Diese Blogs und Posts kann ich in diesem Monat empfehlen:
Auf Kaiserinnenreich fragen Bárbara, Jasmin und Eszter: „Wie sieht Mutterschaft aus, wenn ein Kind (oder mehrere) eine Behinderung hat?“ In ihren Texten geben sie ganz unterschiedliche Antworten auf die Frage, beleuchten unterschiedliche Facetten und schreiben Blogposts aus ihrem Alltag als „(…) Mütter von insgesamt sieben Kindern. (…). (Sie schreiben) Mit Liebe und Ehrlichkeit. Mit Schweiß und Müdigkeit. Mit existenziellen Fragen und Bedürfnis von Unterstützung. Mit schönen und erfüllenden Momenten. Mit Wut und Dringlichkeit. Mit der Musik von der Warteschlange der Hotlines der Krankenkassen als Ohrwurm. Und oft auch mit einem politischen Blick.“ Sie schreiben über Ableismus, Care-Arbeit, Liebe und vieles mehr…
Im Blog Performanze gibt Leah Carola Czollek berührende und inspirierende lyrisch-poetische Einblicke ins Leben (und Schreiben). In der Rubrik „Morgen Splittern“ veröffentlicht sie Kompositionen aus Haikus und Fotografien. Dieses Haiku/Gedicht vom „Laufen lernen“ ist zur Zeit mein „Favourite“.
Außerdem empfehle ich euch, unbedingt auch die Widmung des Blogs zu lesen!
Wie ihr (vielleicht) schon wisst, bin ich ja auch ein Fan von Sabine de Martin und ihren (fantastischen) Geschichten – die ich mir übrigens gerne von der qonda Schriftstellerin (als Audiodateien auf dem Blog) vorlesen lasse;). Besonders angetan hat es mir diesmal der Text „Außerplanmäßig“, in dem die Ich-Erzählerin ihrem anderen Selbst, bzw. einer zweiten Version von sich selbst, begegnet und sich in dieses Parallel-leben hinein begibt bzw. schreibt. Kennt ihr das auch, dieses Gefühl, dass ein Leben nicht ausreicht für alles das, was ihr gerne machen wollt oder dass ihr denkt: „Hätte ich mich damals doch anders entschieden…“ In „Außerplanmäßig“ geht es um diese Fragen. Die Geschichte hat mich überrascht, erfreut, zum Nachdenken gebracht und sehr berührt.
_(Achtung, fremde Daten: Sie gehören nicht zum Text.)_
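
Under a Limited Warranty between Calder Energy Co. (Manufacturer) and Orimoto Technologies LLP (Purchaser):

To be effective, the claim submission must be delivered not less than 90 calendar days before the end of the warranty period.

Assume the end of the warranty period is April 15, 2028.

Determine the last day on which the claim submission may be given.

January 16, 2028

Counting back 90 calendar days from April 15, 2028 gives January 16, 2028.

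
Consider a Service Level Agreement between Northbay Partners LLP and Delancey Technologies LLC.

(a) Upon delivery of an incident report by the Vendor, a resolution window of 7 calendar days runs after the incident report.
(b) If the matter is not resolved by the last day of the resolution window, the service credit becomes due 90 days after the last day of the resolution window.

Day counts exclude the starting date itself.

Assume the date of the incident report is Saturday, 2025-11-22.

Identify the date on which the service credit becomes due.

The last day of the resolution window: 2025-11-22 + 7 days = 2025-11-29.
The date on which the service credit becomes due: 2025-11-29 + 90 days = 2026-02-27.

2026-02-27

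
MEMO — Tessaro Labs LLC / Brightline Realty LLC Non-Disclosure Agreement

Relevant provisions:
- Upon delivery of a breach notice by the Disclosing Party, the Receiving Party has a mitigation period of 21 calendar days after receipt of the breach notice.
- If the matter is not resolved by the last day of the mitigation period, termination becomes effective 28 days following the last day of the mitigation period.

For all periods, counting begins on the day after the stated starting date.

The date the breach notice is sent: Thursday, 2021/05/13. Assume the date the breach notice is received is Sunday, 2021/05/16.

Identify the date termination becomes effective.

2021/07/04

The last day of the mitigation period: 2021/05/16 + 21 days = 2021/06/06.
The date termination becomes effective: 28 calendar days after 2021/06/06 is 2021/07/04.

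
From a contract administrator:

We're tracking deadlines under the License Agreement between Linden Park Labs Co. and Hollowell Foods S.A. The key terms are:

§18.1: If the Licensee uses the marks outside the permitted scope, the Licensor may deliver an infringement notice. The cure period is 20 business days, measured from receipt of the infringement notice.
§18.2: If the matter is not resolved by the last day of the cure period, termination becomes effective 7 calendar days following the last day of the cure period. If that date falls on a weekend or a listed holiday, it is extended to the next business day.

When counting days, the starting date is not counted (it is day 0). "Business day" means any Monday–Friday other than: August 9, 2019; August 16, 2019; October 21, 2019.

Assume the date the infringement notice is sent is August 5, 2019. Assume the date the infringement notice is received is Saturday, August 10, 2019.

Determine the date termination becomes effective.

The last day of the cure period: 20 business days after Saturday, August 10, 2019, skipping weekends and the listed holiday on Aug 16 — Aug 12, Aug 13, Aug 14, Aug 15, …, Sep 5, Sep 6, Sep 9 — lands on Monday, September 9, 2019.
Adding 7 calendar days to September 9, 2019 gives September 16, 2019, which is the date termination becomes effective. September 16, 2019 is a Monday and is not a listed holiday, so no roll-forward applies.

September 16, 2019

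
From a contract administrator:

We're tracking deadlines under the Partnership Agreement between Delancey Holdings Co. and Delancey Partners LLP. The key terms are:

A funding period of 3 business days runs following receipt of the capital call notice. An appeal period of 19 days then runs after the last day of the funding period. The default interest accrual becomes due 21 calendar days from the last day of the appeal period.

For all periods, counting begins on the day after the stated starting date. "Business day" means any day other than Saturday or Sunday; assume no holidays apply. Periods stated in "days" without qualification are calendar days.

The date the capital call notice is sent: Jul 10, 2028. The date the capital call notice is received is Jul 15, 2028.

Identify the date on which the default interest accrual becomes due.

From Saturday, Jul 15, 2028, 3 business days (Jul 17, Jul 18, Jul 19, skipping weekends) brings us to Wednesday, Jul 19, 2028, which is the last day of the funding period.
Adding 19 calendar days to Jul 19, 2028 gives Aug 7, 2028, which is the last day of the appeal period.
The date on which the default interest accrual becomes due: Aug 7, 2028 + 21 days = Aug 28, 2028.

Aug 28, 2028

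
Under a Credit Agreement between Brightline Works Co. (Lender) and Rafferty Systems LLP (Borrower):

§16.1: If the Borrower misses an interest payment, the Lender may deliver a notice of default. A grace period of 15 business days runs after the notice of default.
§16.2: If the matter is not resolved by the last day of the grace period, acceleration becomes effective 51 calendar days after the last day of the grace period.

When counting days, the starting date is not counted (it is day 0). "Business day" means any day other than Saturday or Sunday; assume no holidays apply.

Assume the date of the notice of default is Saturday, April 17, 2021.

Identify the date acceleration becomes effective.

June 27, 2021

The last day of the grace period: 15 business days after Saturday, April 17, 2021, skipping weekends — Apr 19, Apr 20, Apr 21, Apr 22, …, May 5, May 6, May 7 — lands on Friday, May 7, 2021.
Adding 51 calendar days to May 7, 2021 gives June 27, 2021, which is the date acceleration becomes effective.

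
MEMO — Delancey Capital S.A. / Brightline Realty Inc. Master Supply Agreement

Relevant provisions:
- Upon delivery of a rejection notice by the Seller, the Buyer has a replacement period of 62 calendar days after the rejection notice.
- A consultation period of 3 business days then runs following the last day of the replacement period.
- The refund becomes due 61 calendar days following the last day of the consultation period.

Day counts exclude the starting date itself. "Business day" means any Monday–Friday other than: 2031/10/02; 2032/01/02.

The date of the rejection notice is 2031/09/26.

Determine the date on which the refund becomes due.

The last day of the replacement period: 2031/09/26 + 62 days = 2031/11/27.
From Thursday, 2031/11/27, 3 business days (Nov 28, Dec 1, Dec 2, skipping weekends) brings us to Tuesday, 2031/12/02, which is the last day of the consultation period.
The date on which the refund becomes due: 61 calendar days after 2031/12/02 is 2032/02/01.

2032/02/01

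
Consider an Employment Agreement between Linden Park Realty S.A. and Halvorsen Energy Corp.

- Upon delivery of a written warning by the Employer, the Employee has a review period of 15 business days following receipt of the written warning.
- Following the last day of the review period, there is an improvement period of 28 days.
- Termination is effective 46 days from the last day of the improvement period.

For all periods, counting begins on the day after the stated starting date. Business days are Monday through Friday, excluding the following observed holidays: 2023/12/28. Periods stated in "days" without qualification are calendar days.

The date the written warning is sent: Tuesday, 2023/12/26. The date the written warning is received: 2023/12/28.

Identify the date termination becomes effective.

From Thursday, 2023/12/28, 15 business days (Dec 29, Jan 1, Jan 2, Jan 3, …, Jan 16, Jan 17, Jan 18, skipping weekends) brings us to Thursday, 2024/01/18, which is the last day of the review period.
The last day of the improvement period: 28 calendar days after 2024/01/18 is 2024/02/15.
The date termination becomes effective: 46 calendar days after 2024/02/15 is 2024/04/01.

2024/04/01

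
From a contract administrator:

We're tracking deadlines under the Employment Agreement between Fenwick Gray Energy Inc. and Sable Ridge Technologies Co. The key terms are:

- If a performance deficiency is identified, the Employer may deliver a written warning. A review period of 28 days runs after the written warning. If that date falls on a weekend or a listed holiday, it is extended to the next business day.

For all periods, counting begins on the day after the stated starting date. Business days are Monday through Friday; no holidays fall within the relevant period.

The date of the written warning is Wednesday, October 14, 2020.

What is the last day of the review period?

Adding 28 calendar days to October 14, 2020 gives November 11, 2020, which is the last day of the review period. November 11, 2020 is a Wednesday, so no roll-forward applies.

November 11, 2020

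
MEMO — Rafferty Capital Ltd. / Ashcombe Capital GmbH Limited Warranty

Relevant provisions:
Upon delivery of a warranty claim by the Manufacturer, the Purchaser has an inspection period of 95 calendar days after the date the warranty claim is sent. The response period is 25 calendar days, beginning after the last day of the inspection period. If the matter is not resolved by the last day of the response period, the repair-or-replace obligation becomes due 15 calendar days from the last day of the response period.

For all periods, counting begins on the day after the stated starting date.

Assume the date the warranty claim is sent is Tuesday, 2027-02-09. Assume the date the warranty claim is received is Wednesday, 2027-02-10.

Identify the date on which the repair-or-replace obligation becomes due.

The last day of the inspection period: 2027-02-09 + 95 days = 2027-05-15.
Adding 25 calendar days to 2027-05-15 gives 2027-06-09, which is the last day of the response period.
The date on which the repair-or-replace obligation becomes due: 2027-06-09 + 15 days = 2027-06-24.

2027-06-24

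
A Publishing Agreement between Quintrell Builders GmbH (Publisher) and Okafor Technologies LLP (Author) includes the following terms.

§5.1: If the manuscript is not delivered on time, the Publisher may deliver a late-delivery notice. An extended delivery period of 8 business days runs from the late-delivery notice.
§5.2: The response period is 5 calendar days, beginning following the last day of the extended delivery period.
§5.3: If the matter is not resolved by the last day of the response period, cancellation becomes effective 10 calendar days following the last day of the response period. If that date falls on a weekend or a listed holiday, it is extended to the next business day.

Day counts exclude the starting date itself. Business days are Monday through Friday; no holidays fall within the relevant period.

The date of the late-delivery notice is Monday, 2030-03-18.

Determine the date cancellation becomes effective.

The last day of the extended delivery period: 8 business days after Monday, 2030-03-18, skipping weekends — Mar 19, Mar 20, Mar 21, Mar 22, Mar 25, Mar 26, Mar 27, Mar 28 — lands on Thursday, 2030-03-28.
Adding 5 calendar days to 2030-03-28 gives 2030-04-02, which is the last day of the response period.
The date cancellation becomes effective: 2030-04-02 + 10 days = 2030-04-12. 2030-04-12 is a Friday, so no roll-forward applies.

2030-04-12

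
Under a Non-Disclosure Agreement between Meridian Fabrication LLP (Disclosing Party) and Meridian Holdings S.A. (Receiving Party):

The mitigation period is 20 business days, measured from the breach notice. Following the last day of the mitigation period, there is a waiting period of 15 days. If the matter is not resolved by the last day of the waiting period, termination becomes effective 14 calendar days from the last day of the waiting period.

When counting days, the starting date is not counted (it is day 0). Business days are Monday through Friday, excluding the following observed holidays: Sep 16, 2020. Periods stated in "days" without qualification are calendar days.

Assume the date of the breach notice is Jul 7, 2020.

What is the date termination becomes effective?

The last day of the mitigation period: 20 business days after Tuesday, Jul 7, 2020, skipping weekends — Jul 8, Jul 9, Jul 10, Jul 13, …, Jul 31, Aug 3, Aug 4 — lands on Tuesday, Aug 4, 2020.
The last day of the waiting period: 15 calendar days after Aug 4, 2020 is Aug 19, 2020.
Adding 14 calendar days to Aug 19, 2020 gives Sep 2, 2020, which is the date termination becomes effective.

Sep 2, 2020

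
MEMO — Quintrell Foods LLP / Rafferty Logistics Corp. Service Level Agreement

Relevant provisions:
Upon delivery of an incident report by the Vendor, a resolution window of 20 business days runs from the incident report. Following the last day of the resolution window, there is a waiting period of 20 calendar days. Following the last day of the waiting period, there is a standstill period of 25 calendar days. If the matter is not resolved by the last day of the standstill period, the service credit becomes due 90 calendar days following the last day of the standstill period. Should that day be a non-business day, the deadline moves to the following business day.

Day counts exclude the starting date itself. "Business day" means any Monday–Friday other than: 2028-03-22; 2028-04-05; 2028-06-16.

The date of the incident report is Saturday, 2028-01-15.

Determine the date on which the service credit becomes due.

2028-06-26

From Saturday, 2028-01-15, 20 business days (Jan 17, Jan 18, Jan 19, Jan 20, …, Feb 9, Feb 10, Feb 11, skipping weekends) brings us to Friday, 2028-02-11, which is the last day of the resolution window.
The last day of the waiting period: 20 calendar days after 2028-02-11 is 2028-03-02.
Adding 25 calendar days to 2028-03-02 gives 2028-03-27, which is the last day of the standstill period.
The date on which the service credit becomes due: 2028-03-27 + 90 days = 2028-06-25. That falls on a Sunday, so it rolls to the next business day, Monday, 2028-06-26.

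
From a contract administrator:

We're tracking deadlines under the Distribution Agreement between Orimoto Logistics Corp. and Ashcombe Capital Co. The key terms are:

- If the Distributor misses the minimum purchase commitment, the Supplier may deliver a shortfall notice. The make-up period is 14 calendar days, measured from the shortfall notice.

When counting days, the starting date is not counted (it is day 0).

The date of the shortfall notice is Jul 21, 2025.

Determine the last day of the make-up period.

The last day of the make-up period: Jul 21, 2025 + 14 days = Aug 4, 2025.

Aug 4, 2025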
Frauen*feindlichkeit in der Literaturkritik und im Journalismus
Zum Todestag von Virginia Woolf veröffentlicht Nicole Seifert auf ihrem Nacht & Tag-Blog einen Post über die verschiedenen Bilder von Virginia Woolf, die unseren Blick auf die „Ikone“ und „wohl größte Autorin der literarischen Moderne“ bis heute prägen. Dabei geht es sowohl um das Schreiben Virginia Woolfs als auch um das, was andere über sie geschrieben haben – und u.a. um die Frage, wie das psychische Leiden der Autorin dabei dargestellt/interpretiert und gewichtet wurde. Zwar verwendet Seifert einen längst überkommenen Begriff zur Benennung von psychischem Leiden und nicht-Norm-konformem Verhalten, (der in der Literaturwissenschaft und -kritik scheinbar noch gebräuchlich ist?). Auch wenn diese Begriffsverwendung mich beim Lesen gestört hat, fand ich den Text insgesamt sehr erhellend und lesenswert und möchte ihn deshalb auch hier empfehlen.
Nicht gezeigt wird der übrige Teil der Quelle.